CRITICS have lambasted the £100 million Hollywood film Pearl Harbor, describing it as incoherent, jingoistic, timid, naive and inconsequential.

One called it the "ultimate modern example of Hollywood bloat and bilge". The film, which was last week given the world's most expensive première aboard an aircraft carrier in Hawaii, has received the most withering reviews for a blockbuster since Kevin Costner's £140 million flop Waterworld. The New York Post called the film "Pearl Horror".

But the film is still expected to take up to £53 million at the American box office this Memorial Day weekend. Disney's marketing has suggested that it is the duty of all Americans to watch the attack that killed 2,400 of their countrymen.
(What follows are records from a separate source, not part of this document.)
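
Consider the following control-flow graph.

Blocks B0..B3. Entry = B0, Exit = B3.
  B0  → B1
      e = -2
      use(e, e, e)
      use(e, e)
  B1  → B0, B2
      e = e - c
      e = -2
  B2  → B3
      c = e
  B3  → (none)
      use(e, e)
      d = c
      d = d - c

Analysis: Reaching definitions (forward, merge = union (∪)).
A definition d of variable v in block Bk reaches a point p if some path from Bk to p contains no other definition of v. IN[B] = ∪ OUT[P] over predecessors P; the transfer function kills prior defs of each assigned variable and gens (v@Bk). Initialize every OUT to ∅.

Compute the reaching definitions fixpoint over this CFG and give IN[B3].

Converged values:
  B0:  IN={e@B1}  OUT={e@B0}
  B1:  IN={e@B0}  OUT={e@B1}
  B2:  IN={e@B1}  OUT={c@B2, e@B1}
  B3:  IN={c@B2, e@B1}  OUT={c@B2, d@B3, e@B1}

Merge at B3: IN[B3] = OUT[B2] = {c@B2, e@B1}

Answer: {c@B2, e@B1}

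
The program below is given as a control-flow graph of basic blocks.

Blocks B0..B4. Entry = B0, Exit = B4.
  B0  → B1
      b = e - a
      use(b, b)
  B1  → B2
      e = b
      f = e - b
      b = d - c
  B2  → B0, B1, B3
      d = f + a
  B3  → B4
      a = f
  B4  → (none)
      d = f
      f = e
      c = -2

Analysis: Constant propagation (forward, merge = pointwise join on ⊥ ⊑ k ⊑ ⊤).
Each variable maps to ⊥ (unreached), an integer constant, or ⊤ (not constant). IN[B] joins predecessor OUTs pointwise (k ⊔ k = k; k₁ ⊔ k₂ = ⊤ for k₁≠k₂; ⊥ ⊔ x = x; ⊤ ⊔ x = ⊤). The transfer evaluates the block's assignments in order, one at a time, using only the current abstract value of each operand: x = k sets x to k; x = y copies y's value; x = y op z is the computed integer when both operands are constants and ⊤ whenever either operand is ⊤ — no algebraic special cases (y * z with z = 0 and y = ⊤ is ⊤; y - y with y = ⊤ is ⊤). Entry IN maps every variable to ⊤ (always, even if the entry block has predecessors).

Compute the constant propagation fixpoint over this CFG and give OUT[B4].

Per-block solution:
  B0: | IN=(all ⊤) | OUT=(all ⊤)
  B1: | IN=(all ⊤) | OUT=(all ⊤)
  B2: | IN=(all ⊤) | OUT=(all ⊤)
  B3: | IN=(all ⊤) | OUT=(all ⊤)
  B4: | IN=(all ⊤) | OUT={c:-2; rest ⊤}

Merge at B4: IN[B4] = OUT[B3] = {a: ⊤, b: ⊤, c: ⊤, d: ⊤, e: ⊤, f: ⊤}
Applying B4's transfer function to that IN value gives OUT[B4] (row B4 above).

Answer: {a: ⊤, b: ⊤, c: -2, d: ⊤, e: ⊤, f: ⊤}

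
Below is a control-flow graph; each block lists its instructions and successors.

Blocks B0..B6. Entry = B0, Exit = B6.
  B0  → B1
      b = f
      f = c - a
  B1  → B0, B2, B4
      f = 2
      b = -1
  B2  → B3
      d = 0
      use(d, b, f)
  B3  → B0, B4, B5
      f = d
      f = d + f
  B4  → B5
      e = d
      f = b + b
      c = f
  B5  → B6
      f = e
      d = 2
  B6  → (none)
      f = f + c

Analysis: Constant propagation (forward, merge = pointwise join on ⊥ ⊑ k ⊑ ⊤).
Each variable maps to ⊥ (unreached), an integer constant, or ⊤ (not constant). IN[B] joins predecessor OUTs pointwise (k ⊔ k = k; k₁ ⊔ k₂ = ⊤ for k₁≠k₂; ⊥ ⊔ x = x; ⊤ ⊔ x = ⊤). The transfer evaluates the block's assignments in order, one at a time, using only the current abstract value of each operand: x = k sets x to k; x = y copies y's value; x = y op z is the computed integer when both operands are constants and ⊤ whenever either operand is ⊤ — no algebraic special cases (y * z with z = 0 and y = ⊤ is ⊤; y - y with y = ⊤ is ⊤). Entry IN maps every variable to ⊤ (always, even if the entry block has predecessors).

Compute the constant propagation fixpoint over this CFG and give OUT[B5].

Answer: {a: ⊤, b: -1, c: ⊤, d: 2, e: ⊤, f: ⊤}

Derivation:
Fixpoint table:
  B0:  IN=(all ⊤)  OUT=(all ⊤)
  B1:  IN=(all ⊤)  OUT={b:-1, f:2; rest ⊤}
  B2:  IN={b:-1, f:2; rest ⊤}  OUT={b:-1, d:0, f:2; rest ⊤}
  B3:  IN={b:-1, d:0, f:2; rest ⊤}  OUT={b:-1, d:0, f:0; rest ⊤}
  B4:  IN={b:-1; rest ⊤}  OUT={b:-1, c:-2, f:-2; rest ⊤}
  B5:  IN={b:-1; rest ⊤}  OUT={b:-1, d:2; rest ⊤}
  B6:  IN={b:-1, d:2; rest ⊤}  OUT={b:-1, d:2; rest ⊤}

Merge at B5: IN[B5] = OUT[B3] ⊔ OUT[B4] = {a: ⊤, b: -1, c: ⊤, d: ⊤, e: ⊤, f: ⊤}
Applying B5's transfer function to that IN value gives OUT[B5] (row B5 above).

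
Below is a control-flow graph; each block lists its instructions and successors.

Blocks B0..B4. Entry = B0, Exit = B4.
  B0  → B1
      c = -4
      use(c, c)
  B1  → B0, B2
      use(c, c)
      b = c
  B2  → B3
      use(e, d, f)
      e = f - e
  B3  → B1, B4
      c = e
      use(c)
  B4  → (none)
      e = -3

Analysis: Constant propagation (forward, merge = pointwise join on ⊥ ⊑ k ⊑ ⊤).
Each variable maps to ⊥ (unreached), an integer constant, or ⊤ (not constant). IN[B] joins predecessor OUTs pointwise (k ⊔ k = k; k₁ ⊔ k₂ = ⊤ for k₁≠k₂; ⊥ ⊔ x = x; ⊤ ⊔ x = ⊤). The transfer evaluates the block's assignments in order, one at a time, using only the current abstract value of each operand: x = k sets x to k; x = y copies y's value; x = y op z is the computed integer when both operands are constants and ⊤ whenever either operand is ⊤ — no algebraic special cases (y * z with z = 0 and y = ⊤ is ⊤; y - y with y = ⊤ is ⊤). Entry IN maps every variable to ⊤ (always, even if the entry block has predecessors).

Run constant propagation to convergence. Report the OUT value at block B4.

Per-block solution:
  B0: | IN=(all ⊤) | OUT={c:-4; rest ⊤}
  B1: | IN=(all ⊤) | OUT=(all ⊤)
  B2: | IN=(all ⊤) | OUT=(all ⊤)
  B3: | IN=(all ⊤) | OUT=(all ⊤)
  B4: | IN=(all ⊤) | OUT={e:-3; rest ⊤}

Merge at B4: IN[B4] = OUT[B3] = {a: ⊤, b: ⊤, c: ⊤, d: ⊤, e: ⊤, f: ⊤}
Applying B4's transfer function to that IN value gives OUT[B4] (row B4 above).

Answer: {a: ⊤, b: ⊤, c: ⊤, d: ⊤, e: -3, f: ⊤}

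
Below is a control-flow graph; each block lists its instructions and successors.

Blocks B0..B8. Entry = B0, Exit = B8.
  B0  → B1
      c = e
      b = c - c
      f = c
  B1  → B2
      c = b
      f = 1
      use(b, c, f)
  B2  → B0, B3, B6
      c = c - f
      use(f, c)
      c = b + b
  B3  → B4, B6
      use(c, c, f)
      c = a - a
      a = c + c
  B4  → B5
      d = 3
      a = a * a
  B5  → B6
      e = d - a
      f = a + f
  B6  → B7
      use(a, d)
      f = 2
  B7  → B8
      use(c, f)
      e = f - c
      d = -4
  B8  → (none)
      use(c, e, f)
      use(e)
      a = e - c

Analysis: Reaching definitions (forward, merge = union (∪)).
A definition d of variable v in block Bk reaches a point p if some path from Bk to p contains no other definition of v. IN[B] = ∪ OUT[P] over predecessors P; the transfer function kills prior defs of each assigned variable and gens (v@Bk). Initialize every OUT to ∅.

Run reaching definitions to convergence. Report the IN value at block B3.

Converged values:
  B0: | IN={b@B0, c@B2, f@B1} | OUT={b@B0, c@B0, f@B0}
  B1: | IN={b@B0, c@B0, f@B0} | OUT={b@B0, c@B1, f@B1}
  B2: | IN={b@B0, c@B1, f@B1} | OUT={b@B0, c@B2, f@B1}
  B3: | IN={b@B0, c@B2, f@B1} | OUT={a@B3, b@B0, c@B3, f@B1}
  B4: | IN={a@B3, b@B0, c@B3, f@B1} | OUT={a@B4, b@B0, c@B3, d@B4, f@B1}
  B5: | IN={a@B4, b@B0, c@B3, d@B4, f@B1} | OUT={a@B4, b@B0, c@B3, d@B4, e@B5, f@B5}
  B6: | IN={a@B3, a@B4, b@B0, c@B2, c@B3, d@B4, e@B5, f@B1, f@B5} | OUT={a@B3, a@B4, b@B0, c@B2, c@B3, d@B4, e@B5, f@B6}
  B7: | IN={a@B3, a@B4, b@B0, c@B2, c@B3, d@B4, e@B5, f@B6} | OUT={a@B3, a@B4, b@B0, c@B2, c@B3, d@B7, e@B7, f@B6}
  B8: | IN={a@B3, a@B4, b@B0, c@B2, c@B3, d@B7, e@B7, f@B6} | OUT={a@B8, b@B0, c@B2, c@B3, d@B7, e@B7, f@B6}

Merge at B3: IN[B3] = OUT[B2] = {b@B0, c@B2, f@B1}

Answer: {b@B0, c@B2, f@B1}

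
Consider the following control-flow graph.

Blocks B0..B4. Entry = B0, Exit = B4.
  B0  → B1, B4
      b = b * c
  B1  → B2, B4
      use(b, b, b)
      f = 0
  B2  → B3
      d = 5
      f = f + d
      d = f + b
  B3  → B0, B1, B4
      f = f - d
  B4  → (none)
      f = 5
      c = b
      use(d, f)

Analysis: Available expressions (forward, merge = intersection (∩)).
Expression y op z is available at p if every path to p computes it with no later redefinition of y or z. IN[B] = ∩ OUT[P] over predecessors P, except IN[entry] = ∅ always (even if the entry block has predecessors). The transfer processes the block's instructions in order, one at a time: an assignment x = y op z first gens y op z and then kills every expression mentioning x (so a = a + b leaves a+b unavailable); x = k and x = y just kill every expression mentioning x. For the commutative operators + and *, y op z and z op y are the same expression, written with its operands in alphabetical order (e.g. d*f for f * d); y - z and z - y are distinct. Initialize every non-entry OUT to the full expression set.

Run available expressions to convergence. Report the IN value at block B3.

Answer: {b+f}

Trace:
Fixpoint table:
  B0: | IN={} | OUT={}
  B1: | IN={} | OUT={}
  B2: | IN={} | OUT={b+f}
  B3: | IN={b+f} | OUT={}
  B4: | IN={} | OUT={}

Merge at B3: IN[B3] = OUT[B2] = {b+f}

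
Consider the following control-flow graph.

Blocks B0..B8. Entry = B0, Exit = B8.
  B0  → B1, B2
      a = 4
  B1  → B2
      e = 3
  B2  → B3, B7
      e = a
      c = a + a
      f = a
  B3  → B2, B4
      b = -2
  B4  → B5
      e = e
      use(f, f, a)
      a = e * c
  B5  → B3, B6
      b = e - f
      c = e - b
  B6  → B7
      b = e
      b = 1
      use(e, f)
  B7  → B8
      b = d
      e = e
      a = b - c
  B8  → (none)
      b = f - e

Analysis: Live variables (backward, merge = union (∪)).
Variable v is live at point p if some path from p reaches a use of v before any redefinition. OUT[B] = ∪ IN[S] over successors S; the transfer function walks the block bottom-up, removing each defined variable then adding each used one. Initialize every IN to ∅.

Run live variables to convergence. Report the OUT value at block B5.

Per-block solution:
  B0: | IN={d} | OUT={a, d}
  B1: | IN={a, d} | OUT={a, d}
  B2: | IN={a, d} | OUT={a, c, d, e, f}
  B3: | IN={a, c, d, e, f} | OUT={a, c, d, e, f}
  B4: | IN={a, c, d, e, f} | OUT={a, d, e, f}
  B5: | IN={a, d, e, f} | OUT={a, c, d, e, f}
  B6: | IN={c, d, e, f} | OUT={c, d, e, f}
  B7: | IN={c, d, e, f} | OUT={e, f}
  B8: | IN={e, f} | OUT={}

Merge at B5: OUT[B5] = IN[B3] ⊔ IN[B6] = {a, c, d, e, f}

Answer: {a, c, d, e, f}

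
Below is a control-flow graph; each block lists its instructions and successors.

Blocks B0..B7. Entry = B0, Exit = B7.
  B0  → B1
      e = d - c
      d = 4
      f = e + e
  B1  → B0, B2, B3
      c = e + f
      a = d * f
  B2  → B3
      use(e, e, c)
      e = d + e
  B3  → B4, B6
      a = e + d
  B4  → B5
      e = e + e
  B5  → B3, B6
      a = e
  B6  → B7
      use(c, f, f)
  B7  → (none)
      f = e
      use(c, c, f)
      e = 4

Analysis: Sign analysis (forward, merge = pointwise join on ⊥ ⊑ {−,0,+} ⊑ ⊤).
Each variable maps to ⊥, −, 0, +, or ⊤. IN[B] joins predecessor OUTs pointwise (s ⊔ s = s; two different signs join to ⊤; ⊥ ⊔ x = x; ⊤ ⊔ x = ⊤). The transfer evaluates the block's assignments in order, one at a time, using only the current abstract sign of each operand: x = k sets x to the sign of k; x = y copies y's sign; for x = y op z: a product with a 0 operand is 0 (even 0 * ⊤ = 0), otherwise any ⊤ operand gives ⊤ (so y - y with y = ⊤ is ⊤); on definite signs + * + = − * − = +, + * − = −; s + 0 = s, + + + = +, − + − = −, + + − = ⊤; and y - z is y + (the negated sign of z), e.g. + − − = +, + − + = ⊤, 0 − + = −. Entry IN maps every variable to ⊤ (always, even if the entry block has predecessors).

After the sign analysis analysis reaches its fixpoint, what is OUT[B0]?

Answer: {a: ⊤, b: ⊤, c: ⊤, d: +, e: ⊤, f: ⊤}

Derivation:
Per-block solution:
  B0:   IN=(all ⊤)   OUT={d:+; rest ⊤}
  B1:   IN={d:+; rest ⊤}   OUT={d:+; rest ⊤}
  B2:   IN={d:+; rest ⊤}   OUT={d:+; rest ⊤}
  B3:   IN={d:+; rest ⊤}   OUT={d:+; rest ⊤}
  B4:   IN={d:+; rest ⊤}   OUT={d:+; rest ⊤}
  B5:   IN={d:+; rest ⊤}   OUT={d:+; rest ⊤}
  B6:   IN={d:+; rest ⊤}   OUT={d:+; rest ⊤}
  B7:   IN={d:+; rest ⊤}   OUT={d:+, e:+; rest ⊤}

Merge at B0 (entry node, so the boundary value (all ⊤) is joined with the incoming edge(s)): IN[B0] = (all ⊤) ⊔ OUT[B1] = {a: ⊤, b: ⊤, c: ⊤, d: ⊤, e: ⊤, f: ⊤}
Applying B0's transfer function to that IN value gives OUT[B0] (row B0 above).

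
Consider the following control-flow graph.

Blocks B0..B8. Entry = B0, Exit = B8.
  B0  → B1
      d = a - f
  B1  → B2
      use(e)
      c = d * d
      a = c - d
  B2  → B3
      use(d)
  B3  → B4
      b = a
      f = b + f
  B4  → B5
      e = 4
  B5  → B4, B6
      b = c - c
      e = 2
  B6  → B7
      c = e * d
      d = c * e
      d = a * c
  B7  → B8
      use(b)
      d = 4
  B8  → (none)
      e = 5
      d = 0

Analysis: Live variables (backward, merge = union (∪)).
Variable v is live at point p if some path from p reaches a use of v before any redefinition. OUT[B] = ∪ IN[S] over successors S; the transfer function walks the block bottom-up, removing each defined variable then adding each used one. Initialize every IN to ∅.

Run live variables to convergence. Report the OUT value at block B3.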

Todd McCarthy, film critic for the Hollywood industry paper Daily Variety, said Pearl Harbor was American propaganda of the worst kind. Asian-Americans fear it could spark a violent reaction against their communities.

George Yuzawa, 86, one of 120,000 Japanese-Americans interned after the attack, said: "It will create a lot of animosity, not only against the Japanese but anyone who has an Asian face." Senator Daniel Inouye of Hawaii said the film might cause some people to reflect negatively on Japanese-Americans but urged them to see it anyway.

Disney said it had tried to be sensitive in its portrayal of Japanese-Americans. There were unconfirmed rumours that it might change elements of the film for audiences in Japan. Critics from the New York Times and the Hollywood Reporter slated the film for its shallow characters, trite love story and lip service to historical fact.

One critic said: "It's a self-aggrandising, shallow, intensely dull movie." Most critics agree that the only part worth watching is a lengthy sequence of the attack itself. Particular scorn is poured over Hans Zimmer's lumpy score and the "leaden clank" of Randall Wallace's screenplay. Wallace also wrote Mel Gibson's Braveheart.

"If there are many more back home like you," a British officer tells one of the heroes, "God help anyone who goes to war with America." One American pilot says: "We're not anxious to die. Just anxious to matter."

-- Anonymous, May 25, 2001

Answers

And if it weren't for the fact that the trailer for the Lord of the Rings is attached to this film, I wouldn't consider seeing it either.